Stage 1: Ages 20 to 30
- Start saving early. If you save $500 a month when you are 25 and your money grows at 6 percent on average, by the time you turn 65, you’ll have socked away nearly $1 million. “You have compounding in your favor,” Libbe says.
- Take the free money. If your employer offers to match your savings, be sure you’re saving enough to get the whole match. Leaving money on the table isn’t smart.
- Prioritize. Put savings higher on the list than entertainment.
- Make savings automatic. Set up direct deposit from your paycheck. “If you move the money right into savings, treating it as if it were a bill, you learn to live on what’s left,” Libbe says.
Stage 2: Ages 30 to 40
- Worry more about retirement than college. Especially if you had a lot of college debt that you were still paying off in your 20s, now’s the time to concentrate on your own well-being. Your kids will figure it out.
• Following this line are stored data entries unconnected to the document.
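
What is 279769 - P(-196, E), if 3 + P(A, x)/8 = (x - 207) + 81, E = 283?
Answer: 278537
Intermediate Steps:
P(A, x) = -1032 + 8*x (P(A, x) = -24 + 8*((x - 207) + 81) = -24 + 8*((-207 + x) + 81) = -24 + 8*(-126 + x) = -24 + (-1008 + 8*x) = -1032 + 8*x)
279769 - P(-196, E) = 279769 - (-1032 + 8*283) = 279769 - (-1032 + 2264) = 279769 - 1*1232 = 279769 - 1232 = 278537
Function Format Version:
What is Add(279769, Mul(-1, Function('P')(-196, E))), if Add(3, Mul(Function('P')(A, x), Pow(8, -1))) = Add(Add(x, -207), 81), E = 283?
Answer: 278537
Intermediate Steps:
Function('P')(A, x) = Add(-1032, Mul(8, x)) (Function('P')(A, x) = Add(-24, Mul(8, Add(Add(x, -207), 81))) = Add(-24, Mul(8, Add(Add(-207, x), 81))) = Add(-24, Mul(8, Add(-126, x))) = Add(-24, Add(-1008, Mul(8, x))) = Add(-1032, Mul(8, x)))
Add(279769, Mul(-1, Function('P')(-196, E))) = Add(279769, Mul(-1, Add(-1032, Mul(8, 283)))) = Add(279769, Mul(-1, Add(-1032, 2264))) = Add(279769, Mul(-1, 1232)) = Add(279769, -1232) = 278537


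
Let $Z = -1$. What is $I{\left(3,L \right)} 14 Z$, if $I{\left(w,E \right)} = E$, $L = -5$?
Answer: $70$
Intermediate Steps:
$I{\left(3,L \right)} 14 Z = \left(-5\right) 14 \left(-1\right) = \left(-70\right) \left(-1\right) = 70$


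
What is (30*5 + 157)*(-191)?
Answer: -58637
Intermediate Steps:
(30*5 + 157)*(-191) = (150 + 157)*(-191) = 307*(-191) = -58637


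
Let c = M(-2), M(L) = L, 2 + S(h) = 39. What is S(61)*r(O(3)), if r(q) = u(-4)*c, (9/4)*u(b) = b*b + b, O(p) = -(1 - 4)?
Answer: -1184/3 ≈ -394.67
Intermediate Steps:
S(h) = 37 (S(h) = -2 + 39 = 37)
O(p) = 3 (O(p) = -1*(-3) = 3)
c = -2
u(b) = 4*b/9 + 4*b²/9 (u(b) = 4*(b*b + b)/9 = 4*(b² + b)/9 = 4*(b + b²)/9 = 4*b/9 + 4*b²/9)
r(q) = -32/3 (r(q) = ((4/9)*(-4)*(1 - 4))*(-2) = ((4/9)*(-4)*(-3))*(-2) = (16/3)*(-2) = -32/3)
S(61)*r(O(3)) = 37*(-32/3) = -1184/3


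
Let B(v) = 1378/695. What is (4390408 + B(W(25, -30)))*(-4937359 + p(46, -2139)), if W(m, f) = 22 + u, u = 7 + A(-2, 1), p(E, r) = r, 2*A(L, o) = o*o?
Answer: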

- Put your money in equities. Take a little risk in the interest of maximizing your retirement savings.
- Make a will and update beneficiaries. If something happens to you, you want the money to go to the right people.
Stage 3: Ages 40 to 50 (the big money years)
- Do some serious tax planning. “We think that one of the things you should do — if not annually then every couple of years — is have an expert look at your taxes and make sure you aren’t overpaying and you are taking advantage of all the possible tax breaks,” Libbe says.
- Rebalance. You’re getting older and if you lose a big chunk of money now, it will be harder to replace. But don’t be too cautious. You still need equities.
- Branch out. Stash some of that extra money in other kinds of investment vehicles besides your 401(k).
Stage 4: Ages 50 to 60
- Plan for a second act. You’re probably working harder and earning plenty, but it won’t last. So, now’s the right time to consider what comes next. Make a financial plan to ensure that you can afford to make it happen.
- Consider downsizing. Do you really need all that stuff? With the kids getting older, think about ways to cut back.
- Catch up. Uncle Sam offers several opportunities for retirement savers to ramp up once they reach 55. Take advantage of them.
Stage 5: Age 60-plus
- Delay, delay, delay. The longer you can put off retirement and Social Security, the better off you’ll be — not just financially, but lots of evidence suggests that staying engaged is also good for health and relationships.
- Allocate smartly. Pay attention to taxes. Where you put your money and how you spend it can make an even bigger difference now.
- Continue to save. “We think that for boomers, having a part-time job is going to be a badge of honor in the future,” Libbe says.